O Estado gosta é de uma boa ramboia
Já se sabe que o Estado arrebanha grande parte da riqueza (na maioria dos casos pobreza, mas os economistas preferem a primeira expressão) produzida pelos seus cidadãos. O afã recoletor do Estado vai ao ponto de entrar na intimidade das pessoas, retirando-lhes meios de subsistência para uma vida sexual ativa. É como se "fazer o amor" desenfreadamente fosse apenas uma prerrogativa do Estado, ficando todos os demais confinados a uma prática mais serena e contida.
No processo 61/10.4TAACN (Tribunal da Relação de Coimbra), várias pessoas foram condenadas pela prática do crime de lenocínio (auxílio à prostituição). Não se bastando com a pena de prisão aplicada, o tribunal decidiu ainda declarar perdidos a favor do Estado os seguintes itens: "Páginas do jornal Correio da Manhã com anúncios classificados convívio, todos os preservativos independentemente dos lugares onde se encontrem, duas saquetas de gel íntimo de cor verde, uma embalagem de toalhetes de marca ECO, 1 ovo Kinder contendo um saco plástico cor-de-rosa com um pó de cor branca, seis comprimidos e metades com a referência N, uma embalagem de bicarbonato de sódio, um cachimbo artesanal para fumar estupefacientes, duas facas, sendo uma de cabo preto e outra de cabo vermelho, uma colher de sopa, uma colher de sobremesa, um rolo de alumínio, uma prata queimada, uma prata em forma de canudo, três saquetas de gel íntimo de cor verde". Deve ter sido uma grande festa.
Isto de declarar perdido a favor do Estado preservativos e outros objetos de cariz sexual parece ser uma prática comum e levanta questões de constitucionalidade. Isto é, por que motivo é que os cidadãos, que já pagam impostos, têm que, de certa forma, financiar o apetite sexual do Estado? Indiferente a esta dúvida mais do que razoável, em 2003, o Supremo Tribunal de Justiça declarou, noutro processo, anular a decisão de um tribunal de primeira instância que declarou perdidos a favor do Estado uma determinada quantia de dinheiro e um automóvel no âmbito de um processo de lenocínio, mas manteve a perda de "preservativos, vibradores, dilatador anal e mais utensílios destinados a fins sexuais que se encontram apreendidos".

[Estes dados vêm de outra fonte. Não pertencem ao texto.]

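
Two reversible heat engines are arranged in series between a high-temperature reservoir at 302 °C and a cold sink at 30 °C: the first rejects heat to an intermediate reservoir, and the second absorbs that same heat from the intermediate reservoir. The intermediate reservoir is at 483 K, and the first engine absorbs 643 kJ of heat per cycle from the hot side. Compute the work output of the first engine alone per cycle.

W₁ ≈ 103 kJ

T_H = 302 °C → 302 + 273.15 = 575.15 K.
T_C = 30 °C → 30 + 273.15 = 303.15 K.
First-stage efficiency η₁ = 1 − T_m/T_H = 1 − 483.00/575.15 = 0.1602.
W₁ = η₁·Q_H = 0.1602 × 643 = 103 kJ.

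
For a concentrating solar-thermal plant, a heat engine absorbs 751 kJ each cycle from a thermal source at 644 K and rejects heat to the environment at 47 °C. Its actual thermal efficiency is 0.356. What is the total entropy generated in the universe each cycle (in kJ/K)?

T_C = 47 °C → 47 + 273.15 = 320.15 K.
W = η·Q_H = 0.356 × 751 = 267.4 kJ, so Q_C = Q_H − W = 483.6 kJ.
Entropy balance on the reservoirs: −Q_H/T_H = -1.166 kJ/K, +Q_C/T_C = 1.511 kJ/K.
ΔS_univ = −Q_H/T_H + Q_C/T_C = 0.345 kJ/K (> 0, since η = 0.356 < η_Carnot = 0.503).

ΔS_univ ≈ 0.345 kJ/K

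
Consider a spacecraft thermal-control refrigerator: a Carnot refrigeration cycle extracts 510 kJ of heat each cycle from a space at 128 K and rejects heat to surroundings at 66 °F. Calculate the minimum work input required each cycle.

W_in ≈ 654 kJ

T_H = 66 °F → (66 − 32) × 5/9 = 18.89 °C = 292.04 K.
Carnot COP: COP_R = T_C/(T_H − T_C) = 128.00/164.04 = 0.7803.
W = Q_C/COP_R = 510/0.7803 = 654 kJ.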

Já se percebeu que o Estado gosta de uma boa ramboia. E com o poder de administrar a justiça "em nome do povo" consegue arranjar material a baixo custo para animar uma boa festa sexual. Noutro processo que correu no Supremo Tribunal de Justiça (2002), os juízes conselheiros fizeram questão de elencar no acórdão a extensa coleção cinéfila que tinha sido apreendida a um arguido e que, muito provavelmente, foi declarada perdida a favor do Estado. Foi como se dissessem "isto agora é nosso e vocês nem lhe tocam". Daí que, no meio de dezenas de páginas de pensamento profundo sobre as mais complexas questões do Direito, lá surgisse a lista de 65 filmes, entre os quais "As Novas Mamonas Assassinas", "As Surfistas do Amor", "Ninjas do Anal", "Sexo Louco e Falcon Breast", "Pimba a Três", "O Capitão Vibrador" e, para finalizar os exemplos, "Na Cozinha Há Mamas e Serrabulho".
Para tentar acabar com o deboche, segundo uma publicação num grupo do Facebook, em 2014 um advogado de Vila Franca de Xira foi notificado para proceder ao levantamento de preservativos que tinham sido apreendidos aos seus clientes. Desta vez, o Estado, talvez por já registar excesso de stock na matéria, notificou o causídico para o levantamento de mais de 100 preservativos apreendidos aos seus dois arguidos, clientes dos chamados "estabelecimentos de diversão noturna".
Com a caneta bem afiada, o advogado lá informou o meritíssimo que ambos os rapazes já não frequentavam tais locais e que até tinham perdido "as faculdades motoras dos órgãos sexuais". Um, relatou "é doente do estômago", o outro "atravessa grande depressão". Para finalizar, o "Barbie Bar" em Vila Franca de Xira até já estava fechado.
Portanto, aconselhou o advogado, o melhor era ver se os preservativos estavam dentro do prazo de validade. Os que estivessem, sugeriu, deveriam ser entregues ao Ministério da Saúde. Os outros, continuou, poderiam ser "ofertados a um clube de pesca de Vila Franca de Xira". "Pois uma das técnicas ancestrais usadas no mar e no rio consiste em meter a minhoca dentro do preservativo de forma a enganar o peixe que se deixa agarrar pelo anzol, usando a mesma minhoca e o mesmo preservativo para apanhar mais pescado", esclareceu. E assim poupa-se "na compra e uso da minhoca que é caríssima". Aos costumes, nada mais foi dito.